Update: I finished my pipetting. I finished gathering the genetic information at 25 loci for 169 individulas. (Or should I say fin-dividuals?) I finished sifting through those numbers to weed out the false alleles. In short, I FINISHED MY DATA COLLECTION.
I’m as happy as this guy.
I’m left with three days for analysis before I leave New Haven. My computer and I have become fast friends. I have never considered myself a particularly tech savvy person, but lo and behold, I am writing rudimentary code. Along the way I’ve picked up the tools Tandem (which rounds nucleotide repeats) and STRUCTURE (which analyses genotype data to infer distinct populations).
My first round of analysis yielded five distinct populations. Each of the six sections in the picture below represents a locality that we sampled in the river system.
At first glance, it appears that populations 1, 2, the majority of 3, and 4 each form their own genetic clusters. A handful of specimen in population 3 (the dark blue amid the red) were mislabelled and will be taken out of the dataset.

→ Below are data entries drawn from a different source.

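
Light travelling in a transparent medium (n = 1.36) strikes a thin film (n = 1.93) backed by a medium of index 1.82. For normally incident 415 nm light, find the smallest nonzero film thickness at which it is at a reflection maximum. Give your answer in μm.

At the upper boundary (n = 1.36 to n = 1.93) the reflected ray undergoes a half-wave phase shift.
Bottom surface (1.93 → 1.82): reflection off a lower-index medium gives no phase shift.
The two reflections differ by half a wavelength.
So the condition for constructive reflection is 2 n t = (m + ½) λ.
Minimum at m = 0: t = λ / (4 n) = 415 / (4 × 1.93) = 53.8 nm.

0.0538 μm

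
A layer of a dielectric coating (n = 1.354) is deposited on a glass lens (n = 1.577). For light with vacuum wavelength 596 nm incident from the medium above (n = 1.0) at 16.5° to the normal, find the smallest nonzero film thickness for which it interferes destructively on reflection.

113 nm

Ray reflecting at the top interface goes from n = 1.0 toward n = 1.354: a half-wave phase shift.
Bottom surface (1.354 → 1.577): reflection off a higher-index medium gives a half-wave phase shift.
Zero or two π shifts → no net half-wave offset.
So the condition for destructive reflection is 2 n t cos θ_r = (m + ½) λ.
Snell's law: 1.0 sin 16.5° = 1.354 sin θ_r → sin θ_r = 0.210, cos θ_r = 0.978.
Minimum at m = 0: t = λ / (4 n cos θ_r) = 596 / (4 × 1.354 × 0.978) = 113 nm.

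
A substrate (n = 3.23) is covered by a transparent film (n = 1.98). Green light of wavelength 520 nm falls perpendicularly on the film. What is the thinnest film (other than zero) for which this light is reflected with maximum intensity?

Ray reflecting at the top interface goes from n = 1.0 toward n = 1.98: a half-wave phase shift.
Ray reflecting at the bottom interface goes from n = 1.98 toward n = 3.23: a half-wave phase shift.
Net: no relative phase inversion (both shifts match).
For strong reflection here: 2 n t = m λ.
Minimum nonzero at m = 1: t = λ / (2 n) = 520 / (2 × 1.98) = 131 nm.

131 nm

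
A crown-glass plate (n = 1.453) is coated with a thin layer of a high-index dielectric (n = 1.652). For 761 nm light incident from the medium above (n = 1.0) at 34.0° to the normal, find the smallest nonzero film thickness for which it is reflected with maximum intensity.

At the upper boundary (n = 1.0 to n = 1.652) the reflected ray undergoes a half-wave phase shift.
At the lower boundary (n = 1.652 to n = 1.453) the reflected ray undergoes no phase shift.
The two reflections differ by half a wavelength.
So the condition for constructive reflection is 2 n t cos θ_r = (m + ½) λ.
Snell's law: 1.0 sin 34.0° = 1.652 sin θ_r → sin θ_r = 0.338, cos θ_r = 0.941.
Minimum at m = 0: t = λ / (4 n cos θ_r) = 761 / (4 × 1.652 × 0.941) = 122 nm.

122 nm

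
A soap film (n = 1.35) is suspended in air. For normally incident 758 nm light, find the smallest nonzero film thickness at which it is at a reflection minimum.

Ray reflecting at the top interface goes from n = 1.0 toward n = 1.35: a half-wave phase shift.
Ray reflecting at the bottom interface goes from n = 1.35 toward n = 1.0: no phase shift.
The two reflections differ by half a wavelength.
For minimum reflection here: 2 n t = m λ.
Minimum nonzero at m = 1: t = λ / (2 n) = 758 / (2 × 1.35) = 281 nm.

281 nm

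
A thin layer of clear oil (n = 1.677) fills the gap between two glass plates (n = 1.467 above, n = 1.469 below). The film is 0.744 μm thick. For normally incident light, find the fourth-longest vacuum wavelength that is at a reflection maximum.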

Populations 5 and 6 are different from the others but similar to each other. However, when I ran only populations 5 and 6 together, I saw that…
…at a more specific level of analysis, they form their own genetic clusters as well!
I’m working with Professor Near and a postdoc in the lab, Rich, to continue this analysis. The next steps involve reorganizing the fin-dividuals in the dataset to reflect the geography of the river system. For instance, if population 4 represents the Upper Tennessee River, we will place those individuals at the top of the river system early in the dataset and those individuals at the bottom of the river system at the end of the dataset.
Further work will show if the microsatellite data supports the already established gene tree formed with mitochondrial data.